Sauf que le LFI, la France Insoumise dit que la jeune garde a été dissoute et Rima Hassan dit que son service d'ordre n'était pas celui de la jeune garde.

3:25
Invité

Il y a manifestement une association de fait puisqu'on dit qu'elle a été dissoute. Je rappelle d'ailleurs qu'ils se sont tous très largement opposés à cette dissolution. Pas que d'ailleurs la France Insoumise, rappelons-le quand même, puisque les écologistes, les communistes et même certains socialistes d'ailleurs se sont opposés. De fait, cette association continuait d'être active. On le voit bien, ils avaient encore des stands, ils avaient encore des comptes et puis ils avaient encore manifestement des opérations.

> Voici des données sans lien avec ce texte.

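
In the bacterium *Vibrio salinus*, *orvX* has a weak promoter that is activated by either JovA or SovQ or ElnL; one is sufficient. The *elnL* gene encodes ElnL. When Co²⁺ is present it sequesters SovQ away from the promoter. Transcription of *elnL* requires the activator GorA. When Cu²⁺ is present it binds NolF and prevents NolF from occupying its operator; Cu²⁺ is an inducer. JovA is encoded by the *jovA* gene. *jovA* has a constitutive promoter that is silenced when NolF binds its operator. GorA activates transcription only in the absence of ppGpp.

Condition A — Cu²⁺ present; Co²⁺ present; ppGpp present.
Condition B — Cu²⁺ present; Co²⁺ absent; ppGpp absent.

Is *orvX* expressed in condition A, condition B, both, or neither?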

Donc oui, en effet, s'il y a eu des donneurs d'ordre, s'il y a eu des consignes qui ont été passées d'heures, de lieux pour que la jeune garde soit présente à l'occasion de cet événement, il y aura alors potentiellement une responsabilité pénale.

3:57
Marion Maréchal

Le meurtre de Quentin de Ranck a légitimement choqué la France, qui est un pays qui rejette la violence politique, les violences politiques, quelles qu'elles soient en fait. On voit bien qu'il y a une tolérance zéro par rapport à la violence dans la société. C'est aussi ce que nous dit tous les débats autour de ce drame. Vous avez déclaré sur BFM que la violence d'extrême droite est dérisoire par rapport à celle d'extrême gauche. Statistiquement, la violence d'extrême droite est dérisoire par rapport à la violence d'extrême gauche. Est-ce que vous regrettez ce commentaire ?

4:23
Invité

Ah non, je ne regrette pas du tout. Et je vous suis d'ailleurs sur le fait qu'évidemment, la violence politique, d'où qu'elle vienne, est absolument culpable. Qu'elle vienne de l'extrême droite contre l'extrême gauche, c'est pareil.

4:30
Marion Maréchal

Il n'y a absolument aucun débat là-dessus. Il y a un rejet total.

4:32
Invité

Maintenant, ce que j'essaye, une fois que ceci est dit, et je pense qu'il est très largement partagé, sauf peut-être par l'extrême gauche dans ce pays, il faut quand même dire une vérité. C'est-à-dire qu'aujourd'hui, la violence qui est systématique, massive, dans notre pays, c'est d'abord et avant tout celle de l'extrême gauche.

4:47
Marion Maréchal

Sauf que si on regarde le nombre de personnes qui ont été tuées par des militants d'extrême droite et des militants d'extrême gauche sur les 40 dernières années, le décompte, c'est 10 fois plus en fait.

4:56
Invité

Sauf que les chiffres que vous prenez sont ceux qui sont inventés par la France Insoumise depuis maintenant une dizaine de jours, qui tiennent sur deux études qui sont d'ailleurs, disons-le, des universitaires qui sont proches de la gauche et que je conteste absolument pour une raison simple. C'est l'historien de Nicolas Lebrun

5:10
Présentateur

qui dit qu'il y a eu 59 morts liées à l'ultra droite et 6 à l'ultra gauche.

5:14
Invité

Il a été un militant d'extrême gauche auprès de Ralfron dans sa jeunesse. Donc ce ne sont pas des universitaires qui sortent pas. Et donc ces chiffres ne sont pas objectifs ? Ce n'est pas factuel ? Ah, c'est son bidon. Je vais aller plus loin que ça, son bidon. Quand vous regardez d'ailleurs en détail souvent les affaires qui sont citées, on se rend compte que ce sont des affaires qui ne sont pas liées à des groupuscules d'extrême droite dont les motivations ne sont pas nécessairement politiques. C'est souvent d'ailleurs ou des bagarres, on va dire, de barres ou des règlements de comptes individuels ou des gens qui sont considérés comme irresponsables sur le plan pénal.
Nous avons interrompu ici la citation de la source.